I was raised, essentially, to become a shut-in. Yet, for all that training, I did not become a shut-in, nor do I want to be one. I still struggle with many odd effects and behaviors, one of which is to think more than I act. As an adult, I often must overcome mental hurdles much larger than the physical hurdles. Perhaps counterintuitively, that taught me confidence. If I can just get past myself, the rest is easy. It took time and effort and pain for me to train myself that I can take action, and my actions can make a difference. Not everyone is fortunate enough to learn that lesson.
Which brings me to the trendy topic at hand. There's lots of talk about having a “bias towards action.” It's a buzzword, a desirable trait for job applicants, the milder mainstream version of “Move Fast and Break Things,” and a bad idea.

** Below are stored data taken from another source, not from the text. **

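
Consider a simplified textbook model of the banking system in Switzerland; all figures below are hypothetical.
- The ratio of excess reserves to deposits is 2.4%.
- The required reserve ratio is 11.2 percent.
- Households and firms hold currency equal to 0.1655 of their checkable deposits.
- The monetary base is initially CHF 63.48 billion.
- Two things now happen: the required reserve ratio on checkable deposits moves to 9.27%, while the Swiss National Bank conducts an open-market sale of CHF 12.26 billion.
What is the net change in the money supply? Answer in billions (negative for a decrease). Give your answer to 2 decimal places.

Before: m₁ = (1 + 0.1655) / (0.112 + 0.024 + 0.1655) ≈ 3.86567, MB₁ = 63.48, so M₁ = 3.86567 × 63.48 ≈ 245.3927 billion.
After: m₂ = (1 + 0.1655) / (0.0927 + 0.024 + 0.1655) ≈ 4.13005, MB₂ = 63.48 − 12.26 = 51.22, so M₂ = 4.13005 × 51.22 ≈ 211.5412 billion.
ΔM = M₂ − M₁ = 211.5412 − 245.3927 = -33.8515 billion.

-33.85 billion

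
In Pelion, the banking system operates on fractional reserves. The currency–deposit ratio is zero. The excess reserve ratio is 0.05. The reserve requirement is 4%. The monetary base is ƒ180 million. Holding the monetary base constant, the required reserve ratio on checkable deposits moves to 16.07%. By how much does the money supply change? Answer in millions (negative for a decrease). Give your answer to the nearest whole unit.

-1146 million

Initially m₁ = 1 / (0.04 + 0.05) ≈ 11.1111, so M₁ = 11.1111 × 180 = 1999.998 million.
After the change m₂ = 1 / (0.1607 + 0.05) ≈ 4.7461, so M₂ = 4.7461 × 180 = 854.298 million.
ΔM = M₂ − M₁ = 854.298 − 1999.998 = -1145.7 million.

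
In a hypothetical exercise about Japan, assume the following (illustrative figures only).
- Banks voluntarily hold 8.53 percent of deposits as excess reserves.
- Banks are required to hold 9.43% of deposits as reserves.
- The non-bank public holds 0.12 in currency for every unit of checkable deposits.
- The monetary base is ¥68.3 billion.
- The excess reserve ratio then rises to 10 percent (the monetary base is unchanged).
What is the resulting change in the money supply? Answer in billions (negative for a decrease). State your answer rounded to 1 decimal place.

-11.9 billion

Initially m₁ = (1 + 0.12) / (0.0943 + 0.0853 + 0.12) ≈ 3.7383, so M₁ = 3.7383 × 68.3 ≈ 255.3259 billion.
After the change m₂ = (1 + 0.12) / (0.0943 + 0.1 + 0.12) ≈ 3.5635, so M₂ = 3.5635 × 68.3 ≈ 243.387 billion.
ΔM = M₂ − M₁ = 243.387 − 255.3259 = -11.9389 billion.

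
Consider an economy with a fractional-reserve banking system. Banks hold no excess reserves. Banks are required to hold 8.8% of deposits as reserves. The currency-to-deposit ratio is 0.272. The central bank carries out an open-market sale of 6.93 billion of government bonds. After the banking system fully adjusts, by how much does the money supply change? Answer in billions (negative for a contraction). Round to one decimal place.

The money multiplier is m = (1 + c) / (rr + c) = (1 + 0.272) / (0.088 + 0.272) ≈ 3.5333.
The sale removes 6.93 billion of base, so ΔM = m × ΔMB = 3.5333 × (−6.93) ≈ -24.4858 billion.

-24.5 billion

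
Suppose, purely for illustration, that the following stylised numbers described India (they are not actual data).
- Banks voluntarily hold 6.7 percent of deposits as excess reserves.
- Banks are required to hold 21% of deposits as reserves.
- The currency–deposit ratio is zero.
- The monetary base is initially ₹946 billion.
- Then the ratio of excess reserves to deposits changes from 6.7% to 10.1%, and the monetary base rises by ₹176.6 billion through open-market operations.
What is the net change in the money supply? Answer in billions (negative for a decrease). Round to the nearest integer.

₹194 billion

Before: m₁ = 1 / (0.21 + 0.067) ≈ 3.61011, MB₁ = 946, so M₁ = 3.61011 × 946 ≈ 3415.1641 billion.
After: m₂ = 1 / (0.21 + 0.101) ≈ 3.21543, MB₂ = 946 + 176.6 = 1122.6, so M₂ = 3.21543 × 1122.6 ≈ 3609.6417 billion.
ΔM = M₂ − M₁ = 3609.6417 − 3415.1641 = 194.4776 billion.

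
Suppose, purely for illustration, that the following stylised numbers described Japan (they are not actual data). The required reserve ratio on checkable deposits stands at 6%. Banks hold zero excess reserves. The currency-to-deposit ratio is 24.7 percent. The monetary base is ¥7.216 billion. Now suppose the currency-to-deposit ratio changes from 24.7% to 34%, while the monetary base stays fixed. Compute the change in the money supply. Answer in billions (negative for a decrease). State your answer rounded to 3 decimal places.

Initially m₁ = (1 + 0.247) / (0.06 + 0.247) ≈ 4.06189, so M₁ = 4.06189 × 7.216 ≈ 29.3106 billion.
After the change m₂ = (1 + 0.34) / (0.06 + 0.34) = 3.35, so M₂ = 3.35 × 7.216 = 24.1736 billion.
ΔM = M₂ − M₁ = 24.1736 − 29.3106 = -5.137 billion.

-5.137 billion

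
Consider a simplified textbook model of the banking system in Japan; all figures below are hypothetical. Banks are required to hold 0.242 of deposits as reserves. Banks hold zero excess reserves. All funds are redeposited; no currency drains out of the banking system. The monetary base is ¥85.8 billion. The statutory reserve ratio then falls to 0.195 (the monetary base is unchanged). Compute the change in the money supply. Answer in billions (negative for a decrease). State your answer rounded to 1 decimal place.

¥85.5 billion

Initially m₁ = 1 / (0.242) ≈ 4.1322, so M₁ = 4.1322 × 85.8 ≈ 354.5428 billion.
After the change m₂ = 1 / (0.195) ≈ 5.1282, so M₂ = 5.1282 × 85.8 ≈ 439.9996 billion.
ΔM = M₂ − M₁ = 439.9996 − 354.5428 = 85.4568 billion.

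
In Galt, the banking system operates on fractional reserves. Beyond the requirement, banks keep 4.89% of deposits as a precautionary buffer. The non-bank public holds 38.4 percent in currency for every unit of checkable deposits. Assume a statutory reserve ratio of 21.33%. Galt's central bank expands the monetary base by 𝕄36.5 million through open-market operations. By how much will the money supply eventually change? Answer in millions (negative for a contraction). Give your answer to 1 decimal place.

𝕄78.2 million

The money multiplier is m = (1 + c) / (rr + e + c) = (1 + 0.384) / (0.2133 + 0.0489 + 0.384) ≈ 2.1418.
The purchase adds 36.5 million of base, so ΔM = m × ΔMB = 2.1418 × (+36.5) = 78.1757 million.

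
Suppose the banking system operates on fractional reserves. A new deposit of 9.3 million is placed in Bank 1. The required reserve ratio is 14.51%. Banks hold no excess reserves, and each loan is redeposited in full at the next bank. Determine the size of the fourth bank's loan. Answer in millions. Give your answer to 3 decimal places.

Each bank lends a fraction (1 − rr) = 0.8549 of the deposit it receives, so Bank 4 receives 9.3·0.8549^3 and lends 9.3·0.8549^4 ≈ 4.9676 million.

4.968 million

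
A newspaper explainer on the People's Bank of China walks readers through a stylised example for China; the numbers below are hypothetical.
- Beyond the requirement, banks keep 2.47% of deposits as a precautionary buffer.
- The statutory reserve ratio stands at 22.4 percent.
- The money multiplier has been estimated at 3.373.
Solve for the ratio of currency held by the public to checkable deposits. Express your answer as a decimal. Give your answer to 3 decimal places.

0.068

Using m = 3.373. From m = (1 + c)/(c + rr + e), rearranging gives 1 + c = m·(c + rr + e), so c·(1 − m) = m·(rr + e) − 1.
Hence c = [m·(rr + e) − 1]/(1 − m) = [3.373 × (0.224 + 0.0247) − 1] / (1 − 3.373) ≈ 0.067903.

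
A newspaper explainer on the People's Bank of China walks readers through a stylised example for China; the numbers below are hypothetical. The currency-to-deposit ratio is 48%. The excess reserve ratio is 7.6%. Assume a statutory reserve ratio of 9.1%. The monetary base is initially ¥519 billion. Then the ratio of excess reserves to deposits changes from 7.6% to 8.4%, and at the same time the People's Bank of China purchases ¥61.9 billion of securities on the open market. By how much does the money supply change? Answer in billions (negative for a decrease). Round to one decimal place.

¥125.4 billion

Before: m₁ = (1 + 0.48) / (0.091 + 0.076 + 0.48) ≈ 2.28748, MB₁ = 519, so M₁ = 2.28748 × 519 ≈ 1187.2021 billion.
After: m₂ = (1 + 0.48) / (0.091 + 0.084 + 0.48) ≈ 2.25954, MB₂ = 519 + 61.9 = 580.9, so M₂ = 2.25954 × 580.9 ≈ 1312.5668 billion.
ΔM = M₂ − M₁ = 1312.5668 − 1187.2021 = 125.3647 billion.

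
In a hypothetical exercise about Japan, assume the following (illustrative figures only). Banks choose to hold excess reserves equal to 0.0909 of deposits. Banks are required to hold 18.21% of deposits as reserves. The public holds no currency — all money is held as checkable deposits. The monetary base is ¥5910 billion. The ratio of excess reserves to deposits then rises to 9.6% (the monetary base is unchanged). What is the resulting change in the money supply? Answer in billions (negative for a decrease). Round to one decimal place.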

Too much action without enough thought is irresponsible. Too much thought without enough action is useless. It is possible to run very quickly into disaster, just as it is possible to miss opportunities by freezing.
I know I need to adjust myself towards action because I am out of balance in favor of thinking. In a corrective sense, “bias towards action” can be very useful. However, I do not believe that an overall bias towards action is wise.
One hundred years ago, we knew, “If you fail to plan, you are planning to fail.” 
General Patton knew, “There is a right time to make every decision. Trying to select the right time is the most important factor for every decision. It is a mistake to make the decision too early, and it is a mistake to make the decision too late...The longer the decision can be delayed, the more facts we can collect on how to make the best decision. When the time is right and when we have the facts, we should never hesitate.” 
King Solomon, writing Ecclesiastes, knew, “For everything there is a season, and a time for every purpose under heaven: a time to be born, and a time to die; a time to plant, and a time to pluck up that which is planted; a time to kill, and a time to heal; a time to break down, and a time to build up; a time to weep, and a time to laugh; a time to mourn, and a time to dance; a time to cast away stones, and a time to gather stones together; a time to embrace, and a time to refrain from embracing; a time to seek, and a time to lose; a time to keep, and a time to cast away; a time to rend, and a time to sew; a time to keep silence, and a time to speak; a time to love, and a time to hate; a time for war, and a time for peace.” 
There is a time to think, and there is a time to act. If you must have a bias, have a bias towards acting at the right time.
 Though this quote is often credited to Benjamin Franklin, there is no proper evidence for this attribution. It's basically a century-old meme. https://quoteinvestigator.com/2018/07/08/plan/
 Text quoted from Patton's Principles by Porter B. Williamson. Omitted text is “Every old maid will agree with me!” That sentiment did not age well and therefore in this day and age detracts from the overall point.